Upwing Energy, an artificial lift technology company, has extended its state-of-the-art test facility in Cerritos, California, by opening a gas well simulation flow loop that allows the company’s Subsurface Compressor Systems™ (SCS) to be tested in simulated well conditions.
Upwing’s SCS is a high-speed downhole compressor system with a compressor rotor levitated by magnetic bearings and driven by a permanent magnet (PM) motor.

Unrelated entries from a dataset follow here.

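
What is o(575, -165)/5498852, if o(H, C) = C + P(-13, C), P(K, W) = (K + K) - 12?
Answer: -203/5498852 ≈ -3.6917e-5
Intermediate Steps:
P(K, W) = -12 + 2*K (P(K, W) = 2*K - 12 = -12 + 2*K)
o(H, C) = -38 + C (o(H, C) = C + (-12 + 2*(-13)) = C + (-12 - 26) = C - 38 = -38 + C)
o(575, -165)/5498852 = (-38 - 165)/5498852 = -203*1/5498852 = -203/5498852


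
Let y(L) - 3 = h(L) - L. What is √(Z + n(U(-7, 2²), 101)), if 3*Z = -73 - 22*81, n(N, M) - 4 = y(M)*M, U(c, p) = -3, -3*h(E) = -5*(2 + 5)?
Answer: I*√9334 ≈ 96.613*I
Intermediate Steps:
h(E) = 35/3 (h(E) = -(-5)*(2 + 5)/3 = -(-5)*7/3 = -⅓*(-35) = 35/3)
y(L) = 44/3 - L (y(L) = 3 + (35/3 - L) = 44/3 - L)
n(N, M) = 4 + M*(44/3 - M) (n(N, M) = 4 + (44/3 - M)*M = 4 + M*(44/3 - M))
Z = -1855/3 (Z = (-73 - 22*81)/3 = (-73 - 1782)/3 = (⅓)*(-1855) = -1855/3 ≈ -618.33)
√(Z + n(U(-7, 2²), 101)) = √(-1855/3 + (4 + (⅓)*101*(44 - 3*101))) = √(-1855/3 + (4 + (⅓)*101*(44 - 303))) = √(-1855/3 + (4 + (⅓)*101*(-259))) = √(-1855/3 + (4 - 26159/3)) = √(-1855/3 - 26147/3) = √(-9334) = I*√9334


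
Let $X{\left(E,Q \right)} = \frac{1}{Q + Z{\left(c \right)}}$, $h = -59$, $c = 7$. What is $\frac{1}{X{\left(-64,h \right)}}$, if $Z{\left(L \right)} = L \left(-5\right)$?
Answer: $-94$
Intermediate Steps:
$Z{\left(L \right)} = - 5 L$
$X{\left(E,Q \right)} = \frac{1}{-35 + Q}$ ($X{\left(E,Q \right)} = \frac{1}{Q - 35} = \frac{1}{-35 + Q}$)
$\frac{1}{X{\left(-64,h \right)}} = \frac{1}{\frac{1}{-35 - 59}} = \frac{1}{\frac{1}{-94}} = \frac{1}{- \frac{1}{94}} = -94$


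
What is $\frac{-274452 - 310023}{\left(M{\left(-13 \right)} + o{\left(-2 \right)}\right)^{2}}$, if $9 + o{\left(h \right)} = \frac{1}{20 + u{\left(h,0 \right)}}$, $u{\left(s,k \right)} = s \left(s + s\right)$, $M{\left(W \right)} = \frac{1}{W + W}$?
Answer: $- \frac{77440599600}{10738729} \approx -7211.3$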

The system increases gas production and recoverable reserves by enabling greater drawdown close to the wellbore.
“The new flow loop allows us to rigorously test and validate Upwing’s SCS capabilities, giving us more expertise on the performance of the system in a wide range of conditions,” says Herman Artinian, President and CEO of Upwing Energy. “This is even more important at a time of increasing reservoir complexity and rapidly changing well conditions.”
For testing, Upwing’s SCS is placed vertically in the air flow system that mimics the flow rate, temperature and pressure level of the client’s live gas well. All SCS units are tested in the flow loop for a minimum of 72 hours with the client’s simulated conditions before being shipped to the actual well site.

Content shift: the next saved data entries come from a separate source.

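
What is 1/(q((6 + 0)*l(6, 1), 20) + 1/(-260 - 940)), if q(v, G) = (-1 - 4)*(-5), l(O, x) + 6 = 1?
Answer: 1200/29999 ≈ 0.040001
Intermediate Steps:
l(O, x) = -5 (l(O, x) = -6 + 1 = -5)
q(v, G) = 25 (q(v, G) = -5*(-5) = 25)
1/(q((6 + 0)*l(6, 1), 20) + 1/(-260 - 940)) = 1/(25 + 1/(-260 - 940)) = 1/(25 + 1/(-1200)) = 1/(25 - 1/1200) = 1/(29999/1200) = 1200/29999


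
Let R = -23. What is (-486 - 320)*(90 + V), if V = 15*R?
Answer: 205530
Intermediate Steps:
V = -345 (V = 15*(-23) = -345)
(-486 - 320)*(90 + V) = (-486 - 320)*(90 - 345) = -806*(-255) = 205530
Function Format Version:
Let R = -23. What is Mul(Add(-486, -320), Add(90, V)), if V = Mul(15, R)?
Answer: 205530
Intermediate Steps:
V = -345 (V = Mul(15, -23) = -345)
Mul(Add(-486, -320), Add(90, V)) = Mul(Add(-486, -320), Add(90, -345)) = Mul(-806, -255) = 205530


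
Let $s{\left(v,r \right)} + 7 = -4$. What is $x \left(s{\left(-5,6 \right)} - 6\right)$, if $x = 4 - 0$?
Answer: $-68$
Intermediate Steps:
$s{\left(v,r \right)} = -11$ ($s{\left(v,r \right)} = -7 - 4 = -11$)
$x = 4$ ($x = 4 + 0 = 4$)
$x \left(s{\left(-5,6 \right)} - 6\right) = 4 \left(-11 - 6\right) = 4 \left(-17\right) = -68$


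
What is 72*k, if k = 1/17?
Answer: 72/17 ≈ 4.2353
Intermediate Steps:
k = 1/17 ≈ 0.058824
72*k = 72*(1/17) = 72/17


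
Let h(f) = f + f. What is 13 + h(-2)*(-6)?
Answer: 37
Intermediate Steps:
h(f) = 2*f
13 + h(-2)*(-6) = 13 + (2*(-2))*(-6) = 13 - 4*(-6) = 13 + 24 = 37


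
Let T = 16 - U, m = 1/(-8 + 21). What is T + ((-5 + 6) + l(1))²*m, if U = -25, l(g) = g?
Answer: 537/13 ≈ 41.308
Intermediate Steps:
m = 1/13 ≈ 0.076923
T = 41 (T = 16 - 1*(-25) = 16 + 25 = 41)
T + ((-5 + 6) + l(1))²*m = 41 + ((-5 + 6) + 1)²*(1/13) = 41 + (1 + 1)²*(1/13) = 41 + 2²*(1/13) = 41 + 4*(1/13) = 41 + 4/13 = 537/13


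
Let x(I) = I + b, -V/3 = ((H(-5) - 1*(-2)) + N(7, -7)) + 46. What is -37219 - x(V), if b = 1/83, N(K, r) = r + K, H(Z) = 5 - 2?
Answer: -3076479/83 ≈ -37066.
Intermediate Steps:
H(Z) = 3
N(K, r) = K + r
b = 1/83 ≈ 0.012048
V = -153 (V = -3*(((3 - 1*(-2)) + (7 - 7)) + 46) = -3*(((3 + 2) + 0) + 46) = -3*((5 + 0) + 46) = -3*(5 + 46) = -3*51 = -153)
x(I) = 1/83 + I (x(I) = I + 1/83 = 1/83 + I)
-37219 - x(V) = -37219 - (1/83 - 153) = -37219 - 1*(-12698/83) = -37219 + 12698/83 = -3076479/83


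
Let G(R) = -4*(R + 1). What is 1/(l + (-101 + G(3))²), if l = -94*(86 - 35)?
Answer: 1/8895 ≈ 0.00011242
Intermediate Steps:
G(R) = -4 - 4*R (G(R) = -4*(1 + R) = -4 - 4*R)
l = -4794 (l = -94*51 = -4794)
1/(l + (-101 + G(3))²) = 1/(-4794 + (-101 + (-4 - 4*3))²) = 1/(-4794 + (-101 + (-4 - 12))²) = 1/(-4794 + (-101 - 16)²) = 1/(-4794 + (-117)²) = 1/(-4794 + 13689) = 1/8895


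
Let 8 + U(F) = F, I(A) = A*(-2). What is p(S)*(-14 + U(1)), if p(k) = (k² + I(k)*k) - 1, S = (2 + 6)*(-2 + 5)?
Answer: 12117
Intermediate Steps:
S = 24 (S = 8*3 = 24)
I(A) = -2*A
U(F) = -8 + F
p(k) = -1 - k² (p(k) = (k² + (-2*k)*k) - 1 = (k² - 2*k²) - 1 = -k² - 1 = -1 - k²)
p(S)*(-14 + U(1)) = (-1 - 1*24²)*(-14 + (-8 + 1)) = (-1 - 1*576)*(-14 - 7) = (-1 - 576)*(-21) = -577*(-21) = 12117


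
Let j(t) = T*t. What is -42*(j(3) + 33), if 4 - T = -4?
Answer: -2394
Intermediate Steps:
T = 8 (T = 4 - 1*(-4) = 4 + 4 = 8)
j(t) = 8*t
-42*(j(3) + 33) = -42*(8*3 + 33) = -42*(24 + 33) = -42*57 = -2394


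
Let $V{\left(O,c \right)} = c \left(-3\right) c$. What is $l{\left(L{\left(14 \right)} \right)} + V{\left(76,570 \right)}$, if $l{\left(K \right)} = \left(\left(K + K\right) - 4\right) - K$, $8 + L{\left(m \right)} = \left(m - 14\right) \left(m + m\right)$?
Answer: $-974712$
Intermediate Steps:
$V{\left(O,c \right)} = - 3 c^{2}$ ($V{\left(O,c \right)} = - 3 c c = - 3 c^{2}$)
$L{\left(m \right)} = -8 + 2 m \left(-14 + m\right)$ ($L{\left(m \right)} = -8 + \left(m - 14\right) \left(m + m\right) = -8 + \left(-14 + m\right) 2 m = -8 + 2 m \left(-14 + m\right)$)
$l{\left(K \right)} = -4 + K$ ($l{\left(K \right)} = \left(2 K - 4\right) - K = \left(-4 + 2 K\right) - K = -4 + K$)
$l{\left(L{\left(14 \right)} \right)} + V{\left(76,570 \right)} = \left(-4 - \left(400 - 392\right)\right) - 3 \cdot 570^{2} = \left(-4 - 8\right) - 974700 = -12 - 974700 = -974712$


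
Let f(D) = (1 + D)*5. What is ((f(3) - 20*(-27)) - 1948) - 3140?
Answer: -4528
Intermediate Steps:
f(D) = 5 + 5*D
((f(3) - 20*(-27)) - 1948) - 3140 = (((5 + 5*3) - 20*(-27)) - 1948) - 3140 = (((5 + 15) + 540) - 1948) - 3140 = ((20 + 540) - 1948) - 3140 = (560 - 1948) - 3140 = -1388 - 3140 = -4528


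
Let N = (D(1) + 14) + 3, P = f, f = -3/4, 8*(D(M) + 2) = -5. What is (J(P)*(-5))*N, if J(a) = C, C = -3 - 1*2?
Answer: 2875/8 ≈ 359.38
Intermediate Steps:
D(M) = -21/8 (D(M) = -2 + (⅛)*(-5) = -2 - 5/8 = -21/8)
f = -¾ (f = -3*¼ = -¾ ≈ -0.75000)
C = -5 (C = -3 - 2 = -5)
P = -¾ ≈ -0.75000
J(a) = -5
N = 115/8 (N = (-21/8 + 14) + 3 = 91/8 + 3 = 115/8 ≈ 14.375)
(J(P)*(-5))*N = -5*(-5)*(115/8) = 25*(115/8) = 2875/8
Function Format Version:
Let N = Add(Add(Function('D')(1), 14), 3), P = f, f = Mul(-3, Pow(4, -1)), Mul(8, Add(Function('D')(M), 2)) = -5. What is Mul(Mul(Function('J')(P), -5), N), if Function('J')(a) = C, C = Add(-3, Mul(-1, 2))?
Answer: Rational(2875, 8) ≈ 359.38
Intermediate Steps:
Function('D')(M) = Rational(-21, 8) (Function('D')(M) = Add(-2, Mul(Rational(1, 8), -5)) = Add(-2, Rational(-5, 8)) = Rational(-21, 8))
f = Rational(-3, 4) (f = Mul(-3, Rational(1, 4)) = Rational(-3, 4) ≈ -0.75000)
C = -5 (C = Add(-3, -2) = -5)
P = Rational(-3, 4) ≈ -0.75000
Function('J')(a) = -5
N = Rational(115, 8) (N = Add(Add(Rational(-21, 8), 14), 3) = Add(Rational(91, 8), 3) = Rational(115, 8) ≈ 14.375)
Mul(Mul(Function('J')(P), -5), N) = Mul(Mul(-5, -5), Rational(115, 8)) = Mul(25, Rational(115, 8)) = Rational(2875, 8)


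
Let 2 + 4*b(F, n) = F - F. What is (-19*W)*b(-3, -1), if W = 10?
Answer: 95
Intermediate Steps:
b(F, n) = -1/2 (b(F, n) = -1/2 + (F - F)/4 = -1/2 + (1/4)*0 = -1/2 + 0 = -1/2)
(-19*W)*b(-3, -1) = -19*10*(-1/2) = -190*(-1/2) = 95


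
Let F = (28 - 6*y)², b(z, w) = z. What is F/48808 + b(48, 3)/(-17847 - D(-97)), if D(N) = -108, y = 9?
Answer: 804065/72150426 ≈ 0.011144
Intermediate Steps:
F = 676 (F = (28 - 6*9)² = (28 - 54)² = (-26)² = 676)
F/48808 + b(48, 3)/(-17847 - D(-97)) = 676/48808 + 48/(-17847 - 1*(-108)) = 676*(1/48808) + 48/(-17847 + 108) = 169/12202 + 48/(-17739) = 169/12202 + 48*(-1/17739) = 169/12202 - 16/5913 = 804065/72150426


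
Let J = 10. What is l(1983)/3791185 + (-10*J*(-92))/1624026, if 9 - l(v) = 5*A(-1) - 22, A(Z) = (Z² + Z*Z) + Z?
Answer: 17460563338/3078491505405 ≈ 0.0056718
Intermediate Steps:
A(Z) = Z + 2*Z² (A(Z) = (Z² + Z²) + Z = 2*Z² + Z = Z + 2*Z²)
l(v) = 26 (l(v) = 9 - (5*(-(1 + 2*(-1))) - 22) = 9 - (5*(-(1 - 2)) - 22) = 9 - (5*(-1*(-1)) - 22) = 9 - (5*1 - 22) = 9 - (5 - 22) = 9 - 1*(-17) = 9 + 17 = 26)
l(1983)/3791185 + (-10*J*(-92))/1624026 = 26/3791185 + (-10*10*(-92))/1624026 = 26*(1/3791185) - 100*(-92)*(1/1624026) = 26/3791185 + 9200*(1/1624026) = 26/3791185 + 4600/812013 = 17460563338/3078491505405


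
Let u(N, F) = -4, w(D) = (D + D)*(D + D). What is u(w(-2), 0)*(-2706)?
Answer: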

The autonomous intelligent control system adjusts the system’s speed and power based on the compressor map and flow conditions and enables 24/7 unmanned complete system level testing. In the field, the control system optimises the performance and reliability of the SCS in-situ without the delay of decision-making and manual control by personnel located remotely.
Upwing is currently able to introduce up to 200 bbl of equivalent liquid per 1 mmscf into the flow loop and will have the ability to introduce mixtures of sand and solids in the near future.

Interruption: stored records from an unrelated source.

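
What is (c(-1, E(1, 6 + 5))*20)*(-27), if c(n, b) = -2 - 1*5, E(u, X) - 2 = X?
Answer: 3780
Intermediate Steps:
E(u, X) = 2 + X
c(n, b) = -7 (c(n, b) = -2 - 5 = -7)
(c(-1, E(1, 6 + 5))*20)*(-27) = -7*20*(-27) = -140*(-27) = 3780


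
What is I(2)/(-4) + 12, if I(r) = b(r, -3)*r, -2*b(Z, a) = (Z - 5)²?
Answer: 57/4 ≈ 14.250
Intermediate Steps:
b(Z, a) = -(-5 + Z)²/2 (b(Z, a) = -(Z - 5)²/2 = -(-5 + Z)²/2)
I(r) = -r*(-5 + r)²/2 (I(r) = (-(-5 + r)²/2)*r = -r*(-5 + r)²/2)
I(2)/(-4) + 12 = (-½*2*(-5 + 2)²)/(-4) + 12 = -(-1)*2*(-3)²/8 + 12 = -(-1)*2*9/8 + 12 = -¼*(-9) + 12 = 9/4 + 12 = 57/4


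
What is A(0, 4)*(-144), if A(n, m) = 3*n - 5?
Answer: 720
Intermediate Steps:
A(n, m) = -5 + 3*n
A(0, 4)*(-144) = (-5 + 3*0)*(-144) = (-5 + 0)*(-144) = -5*(-144) = 720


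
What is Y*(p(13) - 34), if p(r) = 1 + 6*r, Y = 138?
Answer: 6210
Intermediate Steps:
Y*(p(13) - 34) = 138*((1 + 6*13) - 34) = 138*((1 + 78) - 34) = 138*(79 - 34) = 138*45 = 6210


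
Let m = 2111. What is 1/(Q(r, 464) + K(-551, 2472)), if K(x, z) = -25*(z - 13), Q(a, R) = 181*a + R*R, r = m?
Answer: 1/535912 ≈ 1.8660e-6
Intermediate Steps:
r = 2111
Q(a, R) = R² + 181*a (Q(a, R) = 181*a + R² = R² + 181*a)
K(x, z) = 325 - 25*z (K(x, z) = -25*(-13 + z) = 325 - 25*z)
1/(Q(r, 464) + K(-551, 2472)) = 1/((464² + 181*2111) + (325 - 25*2472)) = 1/((215296 + 382091) + (325 - 61800)) = 1/(597387 - 61475) = 1/535912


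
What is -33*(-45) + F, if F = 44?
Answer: 1529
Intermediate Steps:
-33*(-45) + F = -33*(-45) + 44 = 1485 + 44 = 1529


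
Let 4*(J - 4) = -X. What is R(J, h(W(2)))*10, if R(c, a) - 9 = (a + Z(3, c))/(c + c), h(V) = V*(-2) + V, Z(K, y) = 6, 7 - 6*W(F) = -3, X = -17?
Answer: 9170/99 ≈ 92.626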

Upwing’s test facility also has test cells that are used to verify and validate the mechanical integrity of its subsurface compressors. Upwing engineers use the test cells to validate each module independently, measure system performance and operationally characterise the SCS magnetic components within the full assemblies. This characterisation allows for the creation of a unique performance map that can be used for diagnostic and prognostic health monitoring once the unit is installed in a client’s well.